The door opened on his first knock and he slipped inside, into the dark cavern of the house. He instantly recognised the man who admitted him, a tall gangly male who was a little older than Niels, maybe thirty, and who had the kind of tough look that attracted police attention. But he did not know the man’s name. Then he realised that he had never met the man before, nor seen him. The thought flashed through Niels’s mind that the man at the door was actually also Niels, but in disguise, but he dismissed the thought by applying, as he had been taught to do by the doctors at Hamburg-Eilbek, reason and logic to an unreasonable and illogical perception. No, the man at the door was real and he was not another version of Niels. And the house was real, and not an exact replica in a carbon-copy of Hamburg created to beguile him.

He would not have known the man’s name, anyway: that was one of the rules, that you didn’t know the names of anyone outside your immediate cell. The fascists of the Polizei Hamburg or the BfV could not torture the information out of you if you did not have it to give. Niels nodded wordlessly to the man as he passed. Niels did not trust him, because Niels trusted almost no one older than himself: it had, after all, been they who had done what had been done to the world. And trust was something alien to Niels in any case. He might have got his delusions under some kind of control, but he still did not entirely trust the world he perceived around him.

Inside it was all gloom. Whereas the exterior had been run-down, the interior of the house was positively dilapidated. Large scabs of plaster had fallen from the walls and the floorboards were coated with plaster dust, grime and general filth.

A girl of about twenty, with lank blonde hair and bad skin, waited for him at the end of the hall, by the foot of the stairs.

‘He’s waiting for you.’ She tilted an acned chin up the stairwell. ‘Second door on the right. Go straight in. Were you followed?’

‘I wasn’t followed.’

‘Are you sure?’

‘I’m sure.’

The fact was that Niels did not only follow the protocols of the Guardians of Gaia regarding security, he had a routine that was ten times more elaborate than that which the Guardians demanded. He never explained his routines, because his need to defend himself against impostors sounded bizarre to others. The girl nodded and Niels made his way up the stairs. Despite having been told to go straight in, Niels knocked on the door before entering.

It had, at one time, been a bedroom. A pretty grand one. Now the windows had been boarded up from the inside, making the room a large, sealed box. But there was more light in here than anywhere else in the derelict house: artificial light from the desk lamps placed around the room. It did not have the clutter or detritus evident in the rest of the house: the floorboards had been swept clean of dust and cables taped to them; there were three workstations set against the wall to Niels’s right, each with a large computer monitor, and he could hear the distinct monotone hum of the five large hard-drives. The sight of the technology made Niels want to vomit. It represented everything that the Guardians of Gaia were fighting against, a complete negation of the organisation’s eco-anarcho-primitivism. But Niels knew, for he had been told by the Commander, that such technology, abhorrent as it was, was essential in carrying out the war against the forces of pollution and globalisation.

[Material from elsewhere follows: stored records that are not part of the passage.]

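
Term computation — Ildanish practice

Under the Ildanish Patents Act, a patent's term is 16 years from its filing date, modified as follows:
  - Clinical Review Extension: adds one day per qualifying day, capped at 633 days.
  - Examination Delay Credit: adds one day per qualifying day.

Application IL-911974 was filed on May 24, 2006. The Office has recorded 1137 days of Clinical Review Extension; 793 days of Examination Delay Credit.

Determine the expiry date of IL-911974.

Base term: filing date + 16 years → 24 May 2022.
Clinical Review Extension: 1137 days claimed exceeds the 633-day cap, so +633 days → 16 February 2024.
Examination Delay Credit: +793 days → 19 April 2026.

2026-04-19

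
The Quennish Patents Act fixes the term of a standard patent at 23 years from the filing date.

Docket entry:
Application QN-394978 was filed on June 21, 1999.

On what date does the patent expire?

Filing date + 23 years → 21 June 2022.

2022-06-21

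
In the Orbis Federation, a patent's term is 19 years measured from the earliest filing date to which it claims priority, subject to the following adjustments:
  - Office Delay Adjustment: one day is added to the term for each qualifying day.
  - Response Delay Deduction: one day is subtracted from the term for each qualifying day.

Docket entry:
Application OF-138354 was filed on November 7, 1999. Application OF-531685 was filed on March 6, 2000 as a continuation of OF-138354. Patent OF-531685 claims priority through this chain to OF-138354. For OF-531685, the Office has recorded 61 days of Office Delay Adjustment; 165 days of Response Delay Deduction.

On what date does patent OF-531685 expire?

Earliest priority filing: 7 November 1999.
Base term: 7 November 1999 + 19 years → 7 November 2018.
Office Delay Adjustment: +61 days → 7 January 2019.
Response Delay Deduction: −165 days → 26 July 2018.

2018-07-26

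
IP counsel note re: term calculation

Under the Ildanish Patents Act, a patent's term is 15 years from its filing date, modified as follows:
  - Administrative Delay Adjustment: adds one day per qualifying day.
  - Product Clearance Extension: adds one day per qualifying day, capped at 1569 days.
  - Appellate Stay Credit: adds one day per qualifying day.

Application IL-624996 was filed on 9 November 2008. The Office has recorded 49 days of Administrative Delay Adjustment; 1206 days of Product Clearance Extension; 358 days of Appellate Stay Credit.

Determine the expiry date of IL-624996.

Base term: filing date + 15 years → 9 November 2023.
Administrative Delay Adjustment: +49 days → 28 December 2023.
Product Clearance Extension: 1206 days (within the 1569-day cap) → +1206 days → 17 April 2027.
Appellate Stay Credit: +358 days → 9 April 2028.

April 9, 2028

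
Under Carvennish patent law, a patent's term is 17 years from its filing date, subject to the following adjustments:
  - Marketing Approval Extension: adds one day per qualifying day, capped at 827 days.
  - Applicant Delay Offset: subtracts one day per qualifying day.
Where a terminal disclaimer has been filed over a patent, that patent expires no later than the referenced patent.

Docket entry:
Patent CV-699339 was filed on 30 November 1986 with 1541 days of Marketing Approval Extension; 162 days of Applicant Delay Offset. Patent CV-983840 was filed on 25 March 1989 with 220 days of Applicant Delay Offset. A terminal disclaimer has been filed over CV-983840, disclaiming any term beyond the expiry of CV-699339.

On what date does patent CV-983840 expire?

2005-08-17

Natural term of CV-983840:
  Base: filing + 17 years → 25 March 2006.
  Applicant Delay Offset: −220 days → 17 August 2005.
Expiry of referenced patent CV-699339:
  Base: filing + 17 years → 30 November 2003.
  Marketing Approval Extension: 1541 days claimed exceeds the 827-day cap, so +827 days → 6 March 2006.
  Applicant Delay Offset: −162 days → 25 September 2005.
Terminal disclaimer: CV-983840 expires on the earlier of 17 August 2005 and 25 September 2005.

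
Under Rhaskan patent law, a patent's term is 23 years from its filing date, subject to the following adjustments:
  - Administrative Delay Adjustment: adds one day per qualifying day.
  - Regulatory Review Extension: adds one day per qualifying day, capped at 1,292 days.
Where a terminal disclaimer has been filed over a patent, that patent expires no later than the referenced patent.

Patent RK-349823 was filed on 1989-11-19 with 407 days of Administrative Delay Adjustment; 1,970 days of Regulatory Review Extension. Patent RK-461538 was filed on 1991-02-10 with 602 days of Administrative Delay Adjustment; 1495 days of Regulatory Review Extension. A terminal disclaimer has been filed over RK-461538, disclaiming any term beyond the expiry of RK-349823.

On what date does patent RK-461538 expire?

2017-07-15

Natural term of RK-461538:
  Base: filing + 23 years → 10 February 2014.
  Administrative Delay Adjustment: +602 days → 5 October 2015.
  Regulatory Review Extension: 1495 days claimed exceeds the 1292-day cap, so +1292 days → 19 April 2019.
Expiry of referenced patent RK-349823:
  Base: filing + 23 years → 19 November 2012.
  Administrative Delay Adjustment: +407 days → 31 December 2013.
  Regulatory Review Extension: 1970 days claimed exceeds the 1292-day cap, so +1292 days → 15 July 2017.
Terminal disclaimer: RK-461538 expires on the earlier of 19 April 2019 and 15 July 2017.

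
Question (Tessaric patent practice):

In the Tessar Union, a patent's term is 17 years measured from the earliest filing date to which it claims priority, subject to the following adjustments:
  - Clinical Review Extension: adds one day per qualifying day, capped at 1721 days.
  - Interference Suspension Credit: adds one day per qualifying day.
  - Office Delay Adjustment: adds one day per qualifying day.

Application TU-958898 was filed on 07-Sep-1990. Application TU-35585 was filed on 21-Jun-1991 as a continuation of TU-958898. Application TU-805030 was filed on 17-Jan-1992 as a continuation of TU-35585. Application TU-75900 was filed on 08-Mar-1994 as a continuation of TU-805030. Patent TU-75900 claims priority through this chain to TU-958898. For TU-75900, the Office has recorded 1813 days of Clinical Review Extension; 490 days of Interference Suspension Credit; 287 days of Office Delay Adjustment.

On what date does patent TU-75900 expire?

July 10, 2014

Earliest priority filing: 7 September 1990.
Base term: 7 September 1990 + 17 years → 7 September 2007.
Clinical Review Extension: 1813 days claimed exceeds the 1721-day cap, so +1721 days → 24 May 2012.
Interference Suspension Credit: +490 days → 26 September 2013.
Office Delay Adjustment: +287 days → 10 July 2014.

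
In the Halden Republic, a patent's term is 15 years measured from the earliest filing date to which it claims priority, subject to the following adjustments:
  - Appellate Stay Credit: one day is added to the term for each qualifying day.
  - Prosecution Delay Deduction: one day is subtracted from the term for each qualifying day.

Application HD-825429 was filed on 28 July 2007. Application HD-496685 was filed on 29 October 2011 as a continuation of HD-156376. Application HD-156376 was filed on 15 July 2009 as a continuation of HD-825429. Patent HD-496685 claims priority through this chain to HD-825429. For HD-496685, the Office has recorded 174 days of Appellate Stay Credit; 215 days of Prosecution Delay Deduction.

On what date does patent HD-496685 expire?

June 17, 2022

Earliest priority filing: 28 July 2007.
Base term: 28 July 2007 + 15 years → 28 July 2022.
Appellate Stay Credit: +174 days → 18 January 2023.
Prosecution Delay Deduction: −215 days → 17 June 2022.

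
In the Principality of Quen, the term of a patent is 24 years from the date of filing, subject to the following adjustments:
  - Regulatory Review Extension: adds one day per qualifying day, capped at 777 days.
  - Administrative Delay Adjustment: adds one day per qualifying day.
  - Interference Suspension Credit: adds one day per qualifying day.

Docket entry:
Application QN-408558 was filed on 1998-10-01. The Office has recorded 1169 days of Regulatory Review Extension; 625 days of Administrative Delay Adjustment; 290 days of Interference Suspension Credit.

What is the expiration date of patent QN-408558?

Base term: filing date + 24 years → 1 October 2022.
Regulatory Review Extension: 1169 days claimed exceeds the 777-day cap, so +777 days → 16 November 2024.
Administrative Delay Adjustment: +625 days → 3 August 2026.
Interference Suspension Credit: +290 days → 20 May 2027.

2027-05-20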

The theory did not help Niels with the reality: the irony was that, had it not been for the scruffy walls and boarded-over windows, this room could have been an office for any Hamburg business.

But it wasn’t. Straight ahead of Niels as he entered was a large desk at which sat the Commander, a heavyset man in his late thirties with a head of thick, curling black hair. To the Commander’s left, to Niels’s consternation, sat a couple dressed in grey business-type suits. Both the man and the woman looked as if they had walked out of a bank or insurance company and Niels noted that they shared the same expressionlessness.